If $U_0 = 0$ and $U_n=\sqrt{U_{n-1}+(1/2)^{n-1}}$, then $U_n < U_{n-1}+(1/2)^n$ for $n > 2$ Letting $$U_n=\sqrt{U_{n-1}+(1/2)^{n-1}}$$ where $U_0=0$, prove that:
$$U_n < U_{n-1}+(1/2)^n$$ where $n>2$
 A: Here is a useful factoid:

For every $x\geqslant1$ and $y\gt0$, $\sqrt{x+2y}\lt x+y$.

Now, apply this to your setting. First note that $U_n\geqslant1$ implies $U_{n+1}\geqslant1$. Since $U_1=1$, this proves that $U_n\geqslant1$ for every $n\geqslant1$. Then, choosing $n\geqslant2$, $x=U_{n-1}$ and $y=1/2^n$, the factoid yields $U_n\lt U_{n-1}+1/2^n$, as desired.
Finally the result holds for every $n\geqslant2$ (and not only $n\gt2$).
Can you prove the factoid above?
A: Observe that $ U_1 = 1,\ U_2 = \sqrt{1+(1/2)}> 1 $ and $ U_n > 1 $ implies $U_{n+1} > 1$ using the recursion, hence inductively $ U_n > 1 $ for all $ n>1 $.
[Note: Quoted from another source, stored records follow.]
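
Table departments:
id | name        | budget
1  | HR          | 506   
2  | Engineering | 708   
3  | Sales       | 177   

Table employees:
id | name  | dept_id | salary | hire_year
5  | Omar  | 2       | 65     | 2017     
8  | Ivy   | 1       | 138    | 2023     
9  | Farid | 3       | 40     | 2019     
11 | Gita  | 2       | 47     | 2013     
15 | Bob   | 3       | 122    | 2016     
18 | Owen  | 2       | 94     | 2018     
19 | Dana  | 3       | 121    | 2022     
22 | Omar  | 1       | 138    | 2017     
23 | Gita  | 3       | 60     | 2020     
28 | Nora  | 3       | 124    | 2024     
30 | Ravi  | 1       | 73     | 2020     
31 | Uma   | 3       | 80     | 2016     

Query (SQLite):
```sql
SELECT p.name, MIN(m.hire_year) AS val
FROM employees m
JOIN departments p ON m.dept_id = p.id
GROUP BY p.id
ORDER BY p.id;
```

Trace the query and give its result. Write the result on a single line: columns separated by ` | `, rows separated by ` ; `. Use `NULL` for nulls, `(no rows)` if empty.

Join each employees row to its departments via dept_id.
Group joined rows by departments.id; compute MIN(m.hire_year) per group.
  1: ids {8, 22, 30} → MIN(m.hire_year)=2017
  2: ids {5, 11, 18} → MIN(m.hire_year)=2013
  3: ids {9, 15, 19, 23, 28, 31} → MIN(m.hire_year)=2016

HR | 2017 ; Engineering | 2013 ; Sales | 2016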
Now rationalizing suitably you will find 
$$ U_k - U_{k-1} = \sqrt{U_{k-1} + (1/2)^{k-1}}-\sqrt{U_{k-2}+(1/2)^{k-2}} \\
 = \frac{U_{k-1}-U_{k-2} -(1/2)^{k-1}}{\sqrt{U_{k-1} + (1/2)^{k-1}}+\sqrt{U_{k-2}+(1/2)^{k-2}}} < \frac{U_{k-1}-U_{k-2}}{U_k + U_{k-1}} < \frac{U_{k-1}-U_{k-2}}{2} $$
So you have $ U_1-U_0 = 1 $ and for all $ k > 1\ $
$ \frac{U_k-U_{k-1}}{U_{k-1}-U_{k-2}} < (1/2) $ So multiplying terms for $ 2 \leq k \leq n $ you have for $ n \geq 2 $
$$ U_n - U_{n-1} < (1/2)^n $$